My father had severe alcohol use disorder. When he drank, he blacked out and became mean. He abused me physically, verbally, and emotionally from the time I was two until the time I was sixteen. After my parent’s divorce, the physical abuse stopped, though the verbal and emotional was always directed at me with comments and putdowns.
He had stopped drinking when I was ten, however it never tamed his inner rage. That was his real problem. Anger is an evolved form of fear. The anger/fear response is “fight.” My father had plenty of fears, and I heard them regularly. He also programmed me with them. I won’t mention them because I’d rather share them with my therapist. Nonetheless, they affected me heavily. He had his own faces of fear. I can name them too. I do sympathize with him for his childhood.
The major reason I don’t talk to him anymore? Self-protection. Because I’m still working on the fear, my emotional response, and my behaviors as a result of his behaviors. I think chats with my therapist are a safe place for that, and so do my clients.
Sometimes, I can rationalize all kinds of things I do based on what I learned from him. Very little of what my father taught me was useful. It was a childhood of fear, and he was the face. I am not him in the mirror, thankfully.
So back to what we do with the faces of fear.
Our faces of fear are not just solitary. Often they haunt us, yet they take other forms too. They are transposed onto people through mental associations, events, and similarities that we’ve collected in our database of fear. The brain tries to make it simple for us. “Well, that looks like a snake, you remember the one that bit you when you were six, right?” it says.

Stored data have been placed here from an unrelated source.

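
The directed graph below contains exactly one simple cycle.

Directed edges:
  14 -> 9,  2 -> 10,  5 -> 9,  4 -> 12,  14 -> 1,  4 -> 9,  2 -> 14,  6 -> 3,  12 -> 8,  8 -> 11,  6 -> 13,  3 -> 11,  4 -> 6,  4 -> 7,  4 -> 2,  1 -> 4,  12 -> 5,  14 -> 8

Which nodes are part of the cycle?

1, 2, 4, 14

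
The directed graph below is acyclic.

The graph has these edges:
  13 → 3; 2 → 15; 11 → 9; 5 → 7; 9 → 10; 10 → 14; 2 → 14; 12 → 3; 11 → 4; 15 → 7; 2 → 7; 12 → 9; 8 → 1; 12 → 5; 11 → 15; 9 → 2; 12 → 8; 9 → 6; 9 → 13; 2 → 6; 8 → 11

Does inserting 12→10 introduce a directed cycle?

No

Adding 12→10 creates a cycle iff 10 can already reach 12.
Explore from 10: no path reaches 12. The graph stays acyclic.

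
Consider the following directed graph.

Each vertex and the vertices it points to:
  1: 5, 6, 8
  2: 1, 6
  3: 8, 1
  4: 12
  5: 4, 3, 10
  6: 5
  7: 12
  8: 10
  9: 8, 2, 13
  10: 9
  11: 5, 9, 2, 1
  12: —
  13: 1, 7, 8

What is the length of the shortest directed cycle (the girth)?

For each vertex v, BFS finds the shortest path from v back to v.
The shortest such closed walk is 9 → 8 → 10 → 9, length 3.

3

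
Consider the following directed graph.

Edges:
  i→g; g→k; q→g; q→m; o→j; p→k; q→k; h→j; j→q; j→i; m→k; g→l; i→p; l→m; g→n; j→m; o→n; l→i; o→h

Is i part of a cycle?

i is on a cycle iff i can reach itself via ≥1 edge.
i → g → l → i — yes.

Yes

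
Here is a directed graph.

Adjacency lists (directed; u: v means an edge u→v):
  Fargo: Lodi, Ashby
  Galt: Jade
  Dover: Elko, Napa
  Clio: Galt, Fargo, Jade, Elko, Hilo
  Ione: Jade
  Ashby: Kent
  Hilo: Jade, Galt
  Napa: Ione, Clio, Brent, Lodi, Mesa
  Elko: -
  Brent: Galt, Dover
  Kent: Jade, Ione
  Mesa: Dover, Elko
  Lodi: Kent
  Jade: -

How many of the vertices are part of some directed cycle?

A vertex is on a directed cycle iff it belongs to a strongly connected component of size ≥ 2 (or has a self-loop).
The vertices on cycles are {Mesa, Napa, Brent, Dover} — 4 in total.

4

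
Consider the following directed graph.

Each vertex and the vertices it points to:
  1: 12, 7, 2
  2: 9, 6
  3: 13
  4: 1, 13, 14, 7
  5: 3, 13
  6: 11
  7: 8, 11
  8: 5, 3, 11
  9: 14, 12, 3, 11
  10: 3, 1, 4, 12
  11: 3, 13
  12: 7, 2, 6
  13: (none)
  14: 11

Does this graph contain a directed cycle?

Yes

DFS with white/gray/black marking, starting from 8:
8 gray
  5 gray
    3 gray
      13 gray
      13 black
    3 black
    5→13: 13 black — skip
  5 black
  8→3: 3 black — skip
  11 gray
    11→3: 3 black — skip
    11→13: 13 black — skip
  11 black
8 black
1 gray
  12 gray
    7 gray
      7→8: 8 black — skip
      7→11: 11 black — skip
    7 black
    2 gray
      9 gray
        14 gray
          14→11: 11 black — skip
        14 black
        9→12: 12 is gray → back edge
Back edge found, so a cycle exists: 12 → 2 → 9 → 12.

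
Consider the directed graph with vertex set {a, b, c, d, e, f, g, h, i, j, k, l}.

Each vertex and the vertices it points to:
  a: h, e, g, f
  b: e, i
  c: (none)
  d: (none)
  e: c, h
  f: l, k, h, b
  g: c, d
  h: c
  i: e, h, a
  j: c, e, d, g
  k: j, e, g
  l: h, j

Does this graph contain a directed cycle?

Yes

DFS with white/gray/black marking, starting from f:
f gray
  l gray
    h gray
      c gray
      c black
    h black
    j gray
      j→c: c black — skip
      e gray
        e→c: c black — skip
        e→h: h black — skip
      e black
      d gray
      d black
      g gray
        g→c: c black — skip
        g→d: d black — skip
      g black
    j black
  l black
  k gray
    k→j: j black — skip
    k→e: e black — skip
    k→g: g black — skip
  k black
  f→h: h black — skip
  b gray
    b→e: e black — skip
    i gray
      i→e: e black — skip
      i→h: h black — skip
      a gray
        a→h: h black — skip
        a→e: e black — skip
        a→g: g black — skip
        a→f: f is gray → back edge
Back edge found, so a cycle exists: f → b → i → a → f.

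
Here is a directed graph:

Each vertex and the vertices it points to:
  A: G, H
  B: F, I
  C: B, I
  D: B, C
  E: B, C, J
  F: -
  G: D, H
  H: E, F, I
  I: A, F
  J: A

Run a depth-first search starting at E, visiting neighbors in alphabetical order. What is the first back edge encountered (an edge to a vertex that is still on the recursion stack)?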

We use the mental associations, the events, and the similarities with people who aren’t in any way connected to the origin, and the faces of fear. They are new, they never met our aggressors, or we just pass them boarding the train.
Interestingly, we treat them the same. We respond to them the same. We find ourselves hiding, escaping, confronting, cajoling, appeasing, or downright degrading them. It’s not their fault, and in the fundamental sense, it’s not ours either. There is hope. We must recognize first that all of this is taking place.

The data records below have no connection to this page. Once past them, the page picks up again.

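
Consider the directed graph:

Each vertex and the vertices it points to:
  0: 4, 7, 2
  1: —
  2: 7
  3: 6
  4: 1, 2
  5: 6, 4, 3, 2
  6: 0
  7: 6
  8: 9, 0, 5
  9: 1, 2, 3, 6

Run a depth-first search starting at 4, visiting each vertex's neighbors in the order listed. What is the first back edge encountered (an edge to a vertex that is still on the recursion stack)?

DFS from 4 (visiting each vertex's neighbors in the order listed); mark gray on enter, black on exit:
4 gray
  1 gray
  1 black
  2 gray
    7 gray
      6 gray
        0 gray
          0→4: 4 is gray → back edge
First back edge: 0 → 4.

0→4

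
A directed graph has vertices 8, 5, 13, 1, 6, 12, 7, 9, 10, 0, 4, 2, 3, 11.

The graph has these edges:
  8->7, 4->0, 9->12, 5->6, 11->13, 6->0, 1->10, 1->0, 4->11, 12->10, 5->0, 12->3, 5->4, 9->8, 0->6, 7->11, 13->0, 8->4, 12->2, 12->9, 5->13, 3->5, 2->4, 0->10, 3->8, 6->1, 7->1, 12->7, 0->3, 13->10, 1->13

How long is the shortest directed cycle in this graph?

2

For each vertex v, BFS finds the shortest path from v back to v.
The shortest such closed walk is 12 → 9 → 12, length 2.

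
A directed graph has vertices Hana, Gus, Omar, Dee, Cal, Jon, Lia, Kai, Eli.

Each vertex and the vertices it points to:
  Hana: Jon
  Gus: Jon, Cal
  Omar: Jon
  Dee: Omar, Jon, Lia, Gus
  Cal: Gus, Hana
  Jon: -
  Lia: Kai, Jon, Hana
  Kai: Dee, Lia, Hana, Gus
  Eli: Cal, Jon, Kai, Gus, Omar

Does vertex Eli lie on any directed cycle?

No

Eli lies on a cycle iff there is a path from Eli back to itself.
Exploring from Eli, it never reaches itself; equivalently, its strongly connected component is a singleton.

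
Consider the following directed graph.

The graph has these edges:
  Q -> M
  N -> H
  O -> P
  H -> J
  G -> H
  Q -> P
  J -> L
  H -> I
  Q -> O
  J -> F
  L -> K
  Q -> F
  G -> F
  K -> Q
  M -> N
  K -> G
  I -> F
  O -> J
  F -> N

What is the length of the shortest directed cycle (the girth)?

4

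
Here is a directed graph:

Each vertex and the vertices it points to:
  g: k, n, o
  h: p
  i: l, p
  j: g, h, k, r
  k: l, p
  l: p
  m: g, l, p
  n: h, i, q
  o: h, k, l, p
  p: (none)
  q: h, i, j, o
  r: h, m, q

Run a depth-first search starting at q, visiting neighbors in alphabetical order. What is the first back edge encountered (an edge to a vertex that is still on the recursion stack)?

DFS from q (visiting neighbors in alphabetical order); mark gray on enter, black on exit:
q gray
  h gray
    p gray
    p black
  h black
  i gray
    l gray
      l→p: p black — skip
    l black
    i→p: p black — skip
  i black
  j gray
    g gray
      k gray
        k→l: l black — skip
        k→p: p black — skip
      k black
      n gray
        n→h: h black — skip
        n→i: i black — skip
        n→q: q is gray → back edge
First back edge: n → q.

n→q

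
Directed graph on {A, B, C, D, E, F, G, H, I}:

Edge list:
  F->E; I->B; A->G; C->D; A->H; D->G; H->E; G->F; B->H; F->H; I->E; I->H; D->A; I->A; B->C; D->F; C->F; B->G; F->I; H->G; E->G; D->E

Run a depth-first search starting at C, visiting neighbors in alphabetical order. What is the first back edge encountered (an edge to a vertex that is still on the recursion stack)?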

Plenty of people will never go to therapy, and many of them will never know about this discussion. They’re not tuned in. They’re just reacting. If we share the information with them they may tell us we’re full of crap, or they don’t want to hear all the psychobabble. That’s ok. We’re not here for them. We’re here for you.
You can tailor your responses to the faces of fear. Once you’re aware of all the implications and power dynamics, you’re making progress, and have opportunities to develop your responses with foreknowledge. You can turn all the conditioning and responses around!
Secondly, we can develop alternative concepts of ourselves and our beliefs. The faces of fear don’t get the final say. I do have clients who still have these people in their lives. Even when I understand how discouraging that is, I still encourage them to work on this, because the circumstances could change. Who wants to subject themselves to the messages over and over again if they have the power to break them down and challenge them? To do something different and have it lead to contentment instead of fear?
Finally, the faces of fear do have transformational value to us. When we confront them, question them, question ourselves about facts that contradict the messages they sent, and develop a new frame, they still feel terrifying, they just don’t hold as much power as we do in the now. We can pull back from them and say “Wait a second, I know what’s going on here, but I’m not who I used to be. I will, however, always be who I am, reconditioned and aware of my actions.”
Zachari George is a licensed clinical social worker.